Tabata and the Four-Minute Protocol
In 1996, Izumi Tabata studied Japanese speed skaters and reported that a protocol of eight rounds of 20 seconds near-maximal effort with 10 seconds rest, four minutes of work in total, improved both anaerobic capacity and maximal oxygen uptake, the latter by a meaningful margin. Consequently, the Tabata protocol became shorthand for very short, very intense interval work, though it is often applied far more loosely today than the original study specified.

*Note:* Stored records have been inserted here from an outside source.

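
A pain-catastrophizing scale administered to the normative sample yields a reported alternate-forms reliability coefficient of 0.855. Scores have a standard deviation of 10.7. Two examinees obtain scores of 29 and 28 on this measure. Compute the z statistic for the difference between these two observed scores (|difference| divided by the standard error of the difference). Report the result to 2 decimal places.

SEM = 10.7000 · √(1 − 0.8550) = 10.7000 · √0.1450 ≈ 10.7000 · 0.3808 ≈ 4.0744
SE_diff = √2 · SEM ≈ 5.7621
z = |29 − 28| / 5.7621 = 1 / 5.7621 ≈ 0.1735

0.17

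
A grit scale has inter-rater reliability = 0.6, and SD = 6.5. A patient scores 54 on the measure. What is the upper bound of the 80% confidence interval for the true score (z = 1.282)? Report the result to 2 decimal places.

SEM = 6.500 · √(1 − 0.600) = 6.500 · √0.400 ≈ 6.500 · 0.632 ≈ 4.111
1.282 · SEM ≈ 5.270
Upper bound: 54 + 5.270 = 59.270

59.27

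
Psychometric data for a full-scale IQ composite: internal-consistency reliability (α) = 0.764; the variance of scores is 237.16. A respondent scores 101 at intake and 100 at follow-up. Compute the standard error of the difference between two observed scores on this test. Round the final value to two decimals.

SD = √237.16 = 15.4000
SEM = 15.4000*√(1 − 0.7640) ≈ 7.4813
Standard error of the difference = 7.4813·√2 ≈ 10.5801

10.58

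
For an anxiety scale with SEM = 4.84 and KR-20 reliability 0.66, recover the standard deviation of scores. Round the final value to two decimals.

σ = SEM·(1 − r)^(−1/2) ≈ 4.84×1.715 ≈ 8.301

8.30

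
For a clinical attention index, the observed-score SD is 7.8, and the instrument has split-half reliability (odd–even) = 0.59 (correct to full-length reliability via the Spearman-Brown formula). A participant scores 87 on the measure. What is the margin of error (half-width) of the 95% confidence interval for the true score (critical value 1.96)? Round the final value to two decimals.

7.76

Full-length reliability (Spearman-Brown) = 2(0.59)/(1+0.59) ≈ 0.742
SEM = 7.800 × √(1 − 0.742) = 7.800 × √0.258 ≈ 7.800 × 0.508 ≈ 3.961
Margin = 1.96 × 3.961 ≈ 7.763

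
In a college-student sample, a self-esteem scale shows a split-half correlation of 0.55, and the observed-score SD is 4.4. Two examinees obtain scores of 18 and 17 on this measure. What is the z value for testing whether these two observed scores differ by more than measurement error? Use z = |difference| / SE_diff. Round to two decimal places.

0.30

Full-length reliability (Spearman-Brown) = 2(0.55)/(1+0.55) ≈ 0.7097
SEM = 4.4000 × √(1 − 0.7097) = 4.4000 × √0.2903 ≈ 4.4000 × 0.5388 ≈ 2.3708
SE_diff = √2 × SEM ≈ 3.3528
z = |18 − 17| / 3.3528 = 1 / 3.3528 ≈ 0.2983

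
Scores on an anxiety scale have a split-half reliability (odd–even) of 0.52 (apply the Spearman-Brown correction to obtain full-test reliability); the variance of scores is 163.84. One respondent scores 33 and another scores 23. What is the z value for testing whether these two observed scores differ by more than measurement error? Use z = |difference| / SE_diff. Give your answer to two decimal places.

0.98

SD = √163.84 ≃ 12.8000
Spearman-Brown: r = 2(0.52) / (1 + 0.52) = 1.0400 / 1.5200 ≃ 0.6842
SEM = 12.8000 · √(1 − 0.6842) = 12.8000 · √0.3158 ≃ 12.8000 · 0.5620 ≃ 7.1930
Standard error of the difference = 7.1930·√2 ≃ 10.1724
z = |33 − 23| / 10.1724 = 10 / 10.1724 ≃ 0.9831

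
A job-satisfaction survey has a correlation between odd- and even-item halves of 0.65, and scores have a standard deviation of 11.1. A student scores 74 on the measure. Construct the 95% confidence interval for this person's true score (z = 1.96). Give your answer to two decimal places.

[63.98, 84.02]

r_full = 2·0.65 / (1 + 0.65) ≃ 0.788
SEM = 11.100*√(1 − 0.788) ≃ 5.112
Half-width = 1.96*5.112 ≃ 10.020
95% CI: 74 ± 10.020 = [63.980, 84.020]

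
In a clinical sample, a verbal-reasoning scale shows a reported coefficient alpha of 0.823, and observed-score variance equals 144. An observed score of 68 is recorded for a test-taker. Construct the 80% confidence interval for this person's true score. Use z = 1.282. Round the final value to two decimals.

[61.53, 74.47]

σ = 144^(1/2) = 12.0000
SEM = 12.0000 × √(1 − 0.8230) = 12.0000 × √0.1770 ≈ 12.0000 × 0.4207 ≈ 5.0486
Margin = 1.282 × 5.0486 ≈ 6.4723
80% CI: 68 ± 6.4723 = [61.5277, 74.4723]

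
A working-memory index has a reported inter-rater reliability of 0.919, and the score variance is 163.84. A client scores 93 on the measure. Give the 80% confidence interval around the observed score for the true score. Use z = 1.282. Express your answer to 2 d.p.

SD = √163.84 = 12.8000
The standard error of measurement is 12.8000×√(1 − 0.9190) ≈ 12.8000×0.2846 ≈ 3.6429.
Margin = 1.282 × 3.6429 ≈ 4.6703
Interval: (88.3297, 97.6703)

[88.33, 97.67]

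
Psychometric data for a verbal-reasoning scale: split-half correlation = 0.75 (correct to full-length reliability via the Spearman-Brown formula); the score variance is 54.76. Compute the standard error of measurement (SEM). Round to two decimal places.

SD = √54.76 = 7.400
Full-length reliability (Spearman-Brown) = 2(0.75)/(1+0.75) ≈ 0.857
SEM = 7.400 · √(1 − 0.857) = 7.400 · √0.143 ≈ 7.400 · 0.378 ≈ 2.797

2.80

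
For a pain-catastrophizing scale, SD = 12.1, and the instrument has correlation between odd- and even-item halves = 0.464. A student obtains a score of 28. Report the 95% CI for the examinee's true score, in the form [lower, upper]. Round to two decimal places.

Spearman-Brown: r = 2(0.464) / (1 + 0.464) = 0.928 / 1.464 ≈ 0.634
SEM = 12.100 * √(1 − 0.634) = 12.100 * √0.366 ≈ 12.100 * 0.605 ≈ 7.321
1.96 * SEM ≈ 14.350
CI = 28 ± 14.350 → [13.650, 42.350]

[13.65, 42.35]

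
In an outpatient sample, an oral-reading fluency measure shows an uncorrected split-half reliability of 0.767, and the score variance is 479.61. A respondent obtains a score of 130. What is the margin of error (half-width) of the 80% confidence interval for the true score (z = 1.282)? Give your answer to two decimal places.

10.20

SD = √479.61 = 21.9000
Spearman-Brown: r = 2(0.767) / (1 + 0.767) = 1.5340 / 1.7670 ≈ 0.8681
The standard error of measurement is 21.9000*√(1 − 0.8681) ≈ 21.9000*0.3631 ≈ 7.9525.
Half-width = 1.282*7.9525 ≈ 10.1951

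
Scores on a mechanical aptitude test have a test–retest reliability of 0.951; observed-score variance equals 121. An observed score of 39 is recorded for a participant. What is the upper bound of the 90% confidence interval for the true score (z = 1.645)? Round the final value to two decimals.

43.01

SD = √121 ≃ 11.000
SEM = 11.000*√(1 − 0.951) ≃ 2.435
Half-width = 1.645*2.435 ≃ 4.005
Upper bound: 39 + 4.005 = 43.005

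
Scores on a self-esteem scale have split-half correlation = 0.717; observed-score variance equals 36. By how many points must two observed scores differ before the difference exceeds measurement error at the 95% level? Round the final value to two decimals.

SD = √36 = 6.00000
Full-length reliability (Spearman-Brown) = 2(0.717)/(1+0.717) ≈ 0.83518
SEM = 6.00000 × √(1 − 0.83518) = 6.00000 × √0.16482 ≈ 6.00000 × 0.40598 ≈ 2.43590
Standard error of the difference = 2.43590·√2 ≈ 3.44488
Smallest detectable difference = 1.96×3.44488 ≈ 6.75197

6.75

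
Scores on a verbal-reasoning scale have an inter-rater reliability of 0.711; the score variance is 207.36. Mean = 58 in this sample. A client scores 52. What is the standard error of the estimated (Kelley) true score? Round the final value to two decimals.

6.53

SD = √207.36 ≈ 14.400
SE_est = SD × √(r(1 − r)) = 14.400 × √0.205 ≈ 14.400 × 0.453 ≈ 6.527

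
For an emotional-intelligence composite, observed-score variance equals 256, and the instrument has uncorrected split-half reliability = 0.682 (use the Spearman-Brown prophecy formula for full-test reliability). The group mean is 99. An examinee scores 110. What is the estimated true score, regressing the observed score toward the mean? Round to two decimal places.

107.92

r_full = 2·0.682 / (1 + 0.682) ≈ 0.8109
T̂ = 0.8109(110) + 0.1891(99) ≈ 107.9203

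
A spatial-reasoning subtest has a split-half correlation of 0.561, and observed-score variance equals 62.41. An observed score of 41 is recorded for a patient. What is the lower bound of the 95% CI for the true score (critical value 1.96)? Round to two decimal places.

32.79

SD = √62.41 = 7.900
Spearman-Brown: r = 2(0.561) / (1 + 0.561) = 1.122 / 1.561 ≃ 0.719
SEM = 7.900·√(1 − 0.719) ≃ 4.189
Margin = 1.96 · 4.189 ≃ 8.211
Lower bound: 41 − 8.211 = 32.789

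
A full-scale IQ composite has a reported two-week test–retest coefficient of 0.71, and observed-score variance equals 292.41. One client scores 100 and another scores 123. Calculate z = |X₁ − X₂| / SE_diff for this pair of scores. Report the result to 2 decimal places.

1.77

SD = √292.41 = 17.1000
The standard error of measurement is 17.1000*√(1 − 0.7100) ≈ 17.1000*0.5385 ≈ 9.2086.
SE_diff = SEM * √2 ≈ 9.2086 * 1.4142 ≈ 13.0230
z = |100 − 123| / 13.0230 = 23 / 13.0230 ≈ 1.7661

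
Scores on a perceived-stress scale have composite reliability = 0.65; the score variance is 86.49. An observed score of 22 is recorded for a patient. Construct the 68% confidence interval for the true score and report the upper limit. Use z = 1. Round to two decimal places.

27.50

SD = √86.49 ≃ 9.300
SEM = 9.300 · √(1 − 0.650) = 9.300 · √0.350 ≃ 9.300 · 0.592 ≃ 5.502
Margin = 1 · 5.502 ≃ 5.502
Upper bound: 22 + 5.502 = 27.502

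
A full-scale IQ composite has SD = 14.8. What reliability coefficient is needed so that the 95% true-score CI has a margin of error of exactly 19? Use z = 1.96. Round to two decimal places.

SEM needed = half-width / z = 19/1.96 ≈ 9.6939
Required reliability = 1 − (SEM/SD)² = 1 − 0.4290 ≈ 0.5710

0.57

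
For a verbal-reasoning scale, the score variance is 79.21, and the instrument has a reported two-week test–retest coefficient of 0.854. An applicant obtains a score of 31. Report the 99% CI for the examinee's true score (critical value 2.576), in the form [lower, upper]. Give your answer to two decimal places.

σ = 79.21^(1/2) = 8.90000
The standard error of measurement is 8.90000×√(1 − 0.85400) ≈ 8.90000×0.38210 ≈ 3.40069.
Margin = 2.576 × 3.40069 ≈ 8.76017
Interval: (22.23983, 39.76017)

[22.24, 39.76]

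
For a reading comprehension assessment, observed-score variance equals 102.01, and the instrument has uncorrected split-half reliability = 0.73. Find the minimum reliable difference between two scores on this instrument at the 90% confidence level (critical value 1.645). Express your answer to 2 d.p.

σ = 102.01^(1/2) = 10.1000
Spearman-Brown: r = 2(0.73) / (1 + 0.73) = 1.4600 / 1.7300 ≈ 0.8439
SEM = 10.1000·√(1 − 0.8439) ≈ 3.9901
Standard error of the difference = 3.9901·√2 ≈ 5.6428
Smallest detectable difference = 1.645·5.6428 ≈ 9.2824

9.28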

Gibala and Sprint Interval Training
A decade later, Martin Gibala’s group examined sprint interval training, showing that a small number of brief all-out sprints could produce metabolic and performance adaptations comparable in some respects to much larger volumes of traditional endurance training. This finding drove the popular interest in time-efficient exercise, the idea that minutes of hard work could substitute for hours of steady effort.
The Norwegian 4×4
Running parallel to the sprint-based research, the Norwegian 4×4 method developed by Jan Helgerud and Jan Hoff took a longer-interval approach aimed specifically at raising maximal oxygen uptake: four intervals of four minutes at 90 to 95 percent of maximum heart rate, separated by three minutes of active recovery. In a 2007 study, Helgerud and colleagues found this method improved maximal oxygen uptake more than moderate continuous training of matched total work, and the 4×4 remains one of the most studied protocols for developing aerobic ceiling.

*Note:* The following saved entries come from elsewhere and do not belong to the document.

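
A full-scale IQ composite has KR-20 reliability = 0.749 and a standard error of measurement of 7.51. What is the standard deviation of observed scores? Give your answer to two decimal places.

σ = SEM·(1 − r)^(−1/2) ≈ 7.51*1.996 ≈ 14.990

14.99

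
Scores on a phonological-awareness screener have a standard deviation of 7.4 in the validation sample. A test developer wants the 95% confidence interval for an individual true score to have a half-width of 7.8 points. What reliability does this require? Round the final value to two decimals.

Required SEM = 7.8 / 1.96 ≈ 3.9796
Required reliability = 1 − (SEM/SD)² = 1 − 0.2892 ≈ 0.7108

0.71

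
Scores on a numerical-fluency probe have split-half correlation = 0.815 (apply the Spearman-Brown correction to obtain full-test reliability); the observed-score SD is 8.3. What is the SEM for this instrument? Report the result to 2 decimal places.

r_full = 2·0.815 / (1 + 0.815) ≈ 0.8981
SEM = 8.3000·√(1 − 0.8981) ≈ 2.6499

2.65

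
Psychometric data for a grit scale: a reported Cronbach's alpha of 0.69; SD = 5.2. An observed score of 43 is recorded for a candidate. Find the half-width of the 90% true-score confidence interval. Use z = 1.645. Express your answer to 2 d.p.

SEM = 5.200*√(1 − 0.690) ≈ 2.895
Half-width = 1.645*2.895 ≈ 4.763

4.76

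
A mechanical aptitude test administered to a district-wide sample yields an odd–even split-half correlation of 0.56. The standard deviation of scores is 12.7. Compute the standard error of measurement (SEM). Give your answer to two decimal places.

Full-length reliability (Spearman-Brown) = 2(0.56)/(1+0.56) ≃ 0.7179
SEM = 12.7000 * √(1 − 0.7179) = 12.7000 * √0.2821 ≃ 12.7000 * 0.5311 ≃ 6.7448

6.74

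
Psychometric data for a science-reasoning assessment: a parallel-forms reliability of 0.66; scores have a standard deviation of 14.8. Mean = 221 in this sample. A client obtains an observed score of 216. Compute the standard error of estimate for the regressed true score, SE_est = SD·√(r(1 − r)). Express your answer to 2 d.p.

7.01

SE_est = 14.800·√[r(1 − r)] ≃ 7.011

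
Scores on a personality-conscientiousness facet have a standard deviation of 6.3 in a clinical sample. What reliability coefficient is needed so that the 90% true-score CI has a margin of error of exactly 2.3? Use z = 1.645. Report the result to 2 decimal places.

Required SEM = 2.3 / 1.645 ≈ 1.398
r = 1 − (1.398/6.3)² ≈ 1 − 0.049 ≈ 0.951

0.95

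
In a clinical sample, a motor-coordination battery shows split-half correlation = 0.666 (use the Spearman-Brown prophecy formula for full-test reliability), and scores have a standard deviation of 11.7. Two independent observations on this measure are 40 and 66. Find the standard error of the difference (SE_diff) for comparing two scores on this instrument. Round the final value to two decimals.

Full-length reliability (Spearman-Brown) = 2(0.666)/(1+0.666) ≈ 0.800
SEM = 11.700×√(1 − 0.800) ≈ 5.239
SE_diff = √2 × SEM ≈ 7.409

7.41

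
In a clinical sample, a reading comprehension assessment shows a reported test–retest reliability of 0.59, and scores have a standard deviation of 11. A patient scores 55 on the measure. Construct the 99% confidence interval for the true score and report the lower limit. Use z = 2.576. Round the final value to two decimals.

36.86

SEM = 11.0000·√(1 − 0.5900) ≈ 7.0434
Margin = 2.576 · 7.0434 ≈ 18.1439
Lower limit = 55 − 18.1439 ≈ 36.8561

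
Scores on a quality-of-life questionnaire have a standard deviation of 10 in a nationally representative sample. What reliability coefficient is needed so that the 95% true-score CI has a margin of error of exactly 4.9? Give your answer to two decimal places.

Required SEM = 4.9 / 1.96 ≈ 2.500
r = 1 − (SEM / SD)² = 1 − (2.500 / 10)² ≈ 1 − 0.063 ≈ 0.938

0.94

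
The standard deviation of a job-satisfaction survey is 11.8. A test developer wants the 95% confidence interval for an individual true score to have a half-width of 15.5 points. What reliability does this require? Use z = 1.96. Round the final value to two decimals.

0.55

Required SEM = 15.5 / 1.96 ≃ 7.9082
Required reliability = 1 − (SEM/SD)² = 1 − 0.4491 ≃ 0.5509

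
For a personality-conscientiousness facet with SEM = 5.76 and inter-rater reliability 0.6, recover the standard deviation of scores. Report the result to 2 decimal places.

9.11

SD = 5.76 / √(1 − 0.6) ≈ 9.10736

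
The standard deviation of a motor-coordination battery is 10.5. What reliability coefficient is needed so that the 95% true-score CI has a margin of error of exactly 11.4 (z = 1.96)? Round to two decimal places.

SEM needed = half-width / z = 11.4/1.96 ≈ 5.81633
r = 1 − (5.81633/10.5)² ≈ 1 − 0.30684 ≈ 0.69316

0.69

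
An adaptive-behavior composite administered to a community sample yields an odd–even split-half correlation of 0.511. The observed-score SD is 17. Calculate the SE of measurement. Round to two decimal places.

Spearman-Brown: r = 2(0.511) / (1 + 0.511) = 1.022 / 1.511 ≈ 0.676
SEM = 17.000×√(1 − 0.676) ≈ 9.671

9.67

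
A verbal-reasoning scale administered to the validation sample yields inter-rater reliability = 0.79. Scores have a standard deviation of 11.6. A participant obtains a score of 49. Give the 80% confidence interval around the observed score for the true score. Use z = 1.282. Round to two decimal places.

The standard error of measurement is 11.6000*√(1 − 0.7900) ≈ 11.6000*0.4583 ≈ 5.3158.
Half-width = 1.282*5.3158 ≈ 6.8148
Interval: (42.1852, 55.8148)

[42.19, 55.81]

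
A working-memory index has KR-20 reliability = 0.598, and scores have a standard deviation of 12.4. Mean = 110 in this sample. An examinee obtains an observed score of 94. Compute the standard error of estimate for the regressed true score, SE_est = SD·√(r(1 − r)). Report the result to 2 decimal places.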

Taken together, these protocols differ mainly in their targets. Short sprint work develops anaerobic capacity through very high intensity, whereas the 4×4 sustains a high but submaximal intensity to maximize time near peak oxygen uptake. Even so, both are recognizably descendants of the same principle Gerschler built his method on: alternating hard efforts with recovery produces adaptations that continuous effort does not.
What the History Shows
Overall, the through-line across nearly a century is that the structure of interval training has been remarkably stable, while the understanding of why it works has deepened in stages. First coaches established the practice empirically, then laboratory physiology confirmed and explained it, and more recently research has refined the specific combinations of intensity, duration, and recovery for particular outcomes.

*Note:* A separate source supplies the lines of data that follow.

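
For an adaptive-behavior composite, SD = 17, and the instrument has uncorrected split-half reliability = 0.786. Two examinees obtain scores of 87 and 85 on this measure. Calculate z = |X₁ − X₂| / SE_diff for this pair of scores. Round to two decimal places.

0.24

Full-length reliability (Spearman-Brown) = 2(0.786)/(1+0.786) ≈ 0.8802
SEM = 17.0000 * √(1 − 0.8802) = 17.0000 * √0.1198 ≈ 17.0000 * 0.3462 ≈ 5.8846
SE_diff = SEM * √2 ≈ 5.8846 * 1.4142 ≈ 8.3220
z = |87 − 85| / 8.3220 = 2 / 8.3220 ≈ 0.2403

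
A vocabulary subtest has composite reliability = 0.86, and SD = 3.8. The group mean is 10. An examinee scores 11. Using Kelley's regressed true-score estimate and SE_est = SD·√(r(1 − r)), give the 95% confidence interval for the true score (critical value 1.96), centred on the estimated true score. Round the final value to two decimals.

[8.28, 13.44]

T̂ = r·X + (1 − r)·M = 0.8600*11 + 0.1400*10 = 9.4600 + 1.4000 ≈ 10.8600
SE_est = 3.8000*√(0.8600*0.1400) ≈ 1.3186
CI = 10.8600 ± 1.96 * 1.3186 → [8.2756, 13.4444]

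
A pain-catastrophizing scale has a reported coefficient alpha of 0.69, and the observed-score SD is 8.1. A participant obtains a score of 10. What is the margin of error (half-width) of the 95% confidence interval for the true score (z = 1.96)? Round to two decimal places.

8.84

SEM = 8.100·√(1 − 0.690) ≈ 4.510
Margin = 1.96 · 4.510 ≈ 8.839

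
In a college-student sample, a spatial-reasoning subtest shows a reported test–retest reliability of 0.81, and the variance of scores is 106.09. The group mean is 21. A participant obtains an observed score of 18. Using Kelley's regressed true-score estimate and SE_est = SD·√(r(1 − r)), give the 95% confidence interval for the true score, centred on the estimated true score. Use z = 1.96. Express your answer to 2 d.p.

[10.65, 26.49]

SD = √106.09 ≈ 10.3000
Estimated true score = 0.8100·18 + (1 − 0.8100)·21 ≈ 18.5700
SE_est = SD · √(r(1 − r)) = 10.3000 · √0.1539 ≈ 10.3000 · 0.3923 ≈ 4.0407
95% CI: 18.5700 ± 7.9198 ≈ (10.6502, 26.4898)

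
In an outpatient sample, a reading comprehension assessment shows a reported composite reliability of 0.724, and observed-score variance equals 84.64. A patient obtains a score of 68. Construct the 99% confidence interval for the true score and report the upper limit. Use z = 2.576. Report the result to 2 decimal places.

80.45

SD = √84.64 = 9.2000
SEM = 9.2000 * √(1 − 0.7240) = 9.2000 * √0.2760 ≈ 9.2000 * 0.5254 ≈ 4.8333
Half-width = 2.576*4.8333 ≈ 12.4505
Upper bound: 68 + 12.4505 = 80.4505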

For coaches, this history has a practical implication. The core variables Gerschler manipulated, namely effort intensity, work duration, and recovery, remain the levers that define an interval session today. What has changed is the precision with which their effects can be matched to a goal, whether that is anaerobic capacity, maximal oxygen uptake, or repeatable race-pace work. In short, the method has not been reinvented so much as progressively clarified.
References
- Billat LV. Interval training for performance: a scientific and empirical practice. Special recommendations for middle- and long-distance running. Part I: aerobic interval training. Sports Med. 2001;31(1):13-31. DOI: 10.2165/00007256-200131010-00002. PMID: 11219499
- Tabata I, Nishimura K, Kouzaki M, et al. Effects of moderate-intensity endurance and high-intensity intermittent training on anaerobic capacity and VO2max. Med Sci Sports Exerc. 1996;28(10):1327-1330. DOI: 10.1097/00005768-199610000-00018. PMID: 8897392
- Gibala MJ, Little JP, van Essen M, et al. Short-term sprint interval versus traditional endurance training: similar initial adaptations in human skeletal muscle and exercise performance. J Physiol. 2006;575(Pt 3):901-911. DOI: 10.1113/jphysiol.2006.112094. PMID: 16825308
- Helgerud J, Hoydal K, Wang E, et al. Aerobic high-intensity intervals improve VO2max more than moderate training. Med Sci Sports Exerc. 2007;39(4):665-671. DOI: 10.1249/mss.0b013e3180304570. PMID: 17414804
- Seiler S, Tonnessen E. Intervals, thresholds, and long slow distance: the role of intensity and duration in endurance training. Sportscience. 2009;13:32-53.